The Foreign and Water Affairs Ministers of Ethiopia, Egypt, and Sudan had a meeting in Kinshasa to resume the trilateral negotiation on the Grand Ethiopian Renaissance Dam (GERD)


Under the auspices of the African Unity, Ethiopian, Egyptian, and Sudanese Foreign and Water Relations Ministers met in Kinshasa to resume trilateral talks on the Grand Ethiopian Renaissance Dam (GERD) (AU). H.E. Felix Tshisekedi, President of the Democratic Republic of the Congo and new Chairperson of the African Union, opened the conference. The Minister of State and Foreign Affairs of the Democratic Republic of the Congo (DRC), as well as the chairperson of the African Union’s Executive Council, presided over the Ministerial conference on April 4 and 5, 2021. The AUC’s Commissioner for Political Affairs, Peace, and Security was present at the conference.
The meeting was called to assess the negotiation’s success and map a course forward. In his opening remarks, H.E. Demeke Mekonnen reaffirmed Ethiopia’s commitment to the successful conclusion of the negotiations under the AU framework. He also emphasized the importance of collaboration and the interests of all riparian countries to use the Nile River. He also emphasized the importance of ending the downstream countries’ monopoly on the use of the Nile’s waters. The Deputy Prime Minister also remembered the GERD’s chance for collaboration and stressed the importance of seeing the talks through to completion.

Discussions on the possible improvement of the position of observers were conducted after agreement was reached on the continuity of the three observers in the mechanism (the Republic of South Africa, the United States of America, and the European Union).

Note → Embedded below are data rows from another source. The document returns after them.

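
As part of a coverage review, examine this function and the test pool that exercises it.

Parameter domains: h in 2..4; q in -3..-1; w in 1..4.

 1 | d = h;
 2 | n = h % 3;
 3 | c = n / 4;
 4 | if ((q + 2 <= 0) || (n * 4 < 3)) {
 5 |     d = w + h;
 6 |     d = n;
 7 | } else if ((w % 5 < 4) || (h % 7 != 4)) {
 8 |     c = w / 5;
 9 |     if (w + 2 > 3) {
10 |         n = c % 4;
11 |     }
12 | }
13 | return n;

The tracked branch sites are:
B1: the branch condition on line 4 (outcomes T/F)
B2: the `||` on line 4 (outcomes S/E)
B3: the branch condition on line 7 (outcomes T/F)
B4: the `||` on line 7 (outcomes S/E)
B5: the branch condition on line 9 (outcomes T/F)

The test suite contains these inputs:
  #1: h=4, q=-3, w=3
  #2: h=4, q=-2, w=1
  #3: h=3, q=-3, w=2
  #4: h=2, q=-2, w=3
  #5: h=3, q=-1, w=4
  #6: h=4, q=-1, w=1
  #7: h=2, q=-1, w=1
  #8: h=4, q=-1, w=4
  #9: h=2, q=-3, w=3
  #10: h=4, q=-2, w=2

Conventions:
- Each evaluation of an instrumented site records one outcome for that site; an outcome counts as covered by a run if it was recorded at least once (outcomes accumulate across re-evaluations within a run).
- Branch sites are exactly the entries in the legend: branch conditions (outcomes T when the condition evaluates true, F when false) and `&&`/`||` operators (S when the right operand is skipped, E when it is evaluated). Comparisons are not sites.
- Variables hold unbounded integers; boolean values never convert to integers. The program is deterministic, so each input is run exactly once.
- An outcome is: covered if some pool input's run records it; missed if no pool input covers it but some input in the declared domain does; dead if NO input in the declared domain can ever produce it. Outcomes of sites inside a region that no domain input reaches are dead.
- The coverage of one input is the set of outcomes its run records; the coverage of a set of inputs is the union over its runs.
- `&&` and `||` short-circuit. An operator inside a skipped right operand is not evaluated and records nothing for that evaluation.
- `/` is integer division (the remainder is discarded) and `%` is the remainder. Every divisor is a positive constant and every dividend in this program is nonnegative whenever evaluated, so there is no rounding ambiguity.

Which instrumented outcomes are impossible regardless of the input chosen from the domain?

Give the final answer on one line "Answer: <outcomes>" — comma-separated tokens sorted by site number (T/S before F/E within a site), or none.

exhaustive pass over the 36-input domain:
  reachable outcomes have witnesses, e.g. B1=T (e.g. h=2, q=-3, w=1), B1=F (e.g. h=2, q=-1, w=1), B2=S (e.g. h=2, q=-3, w=1), B2=E (e.g. h=2, q=-1, w=1)

Answer: none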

As a result, Ethiopia agreed to recognize the position of observers to exchange information and proposals when collectively demanded by the countries, in order to ensure complete control of the mechanism by the three countries and the legitimacy of the AU-led process. The stance of Egypt and Sudan, on the other hand, that observers should have the same function as the AU, is not acknowledged.

Ethiopia backed the draft communiqué presented by the AU Chairperson with slight changes at the end of the conference. Egypt and Sudan, on the other hand, opposed the draft, asking that observers take the position of the three countries and the African Union. The two countries took a policy aimed at disrupting the AU-led mechanism and withdrawing the issue from the African forum. They have put a stop to the resumption of the talks by opposing a draft communiqué containing the outcomes of the two-day conference. Instead, both countries tried to stymie the operation.

Ethiopia’s determination to find an agreement on the dam’s first filling and associated operations failed due to Egypt’s and Sudan’s adamant determination to use the negotiation and its conclusion to affirm their self-claimed water share and exclude Ethiopia’s share. Ethiopia is unable to enter into an arrangement that would deny it its existing and potential legal rights to the Nile’s use.
According to the Declaration of Principles, the GERD will be filled in the second year as planned (DoP). Ethiopia expressed its commitment to promote data and information sharing on the dam’s filling in this sense.

The arguments against the dam’s filling before an arrangement is reached have no legal justification and are incompatible with Ethiopia’s fundamental right to use its natural resources.
Ethiopia holds the President of the Democratic Republic of Congo, H.E. Félix Tshisekedi, the AU Chairperson, in high regard for his role in hosting the meeting to restart the trilateral negotiations. Ethiopia reiterates its support for a trilateral mechanism that preserves the countries’ ownership and the dignity of the AU-led process, and promises to work for its conclusion.

The conference is expected to start in the third week of April 2021, according to Ethiopia. Ethiopia anticipates the conference being reconvened at the behest of the African Union’s new chairperson.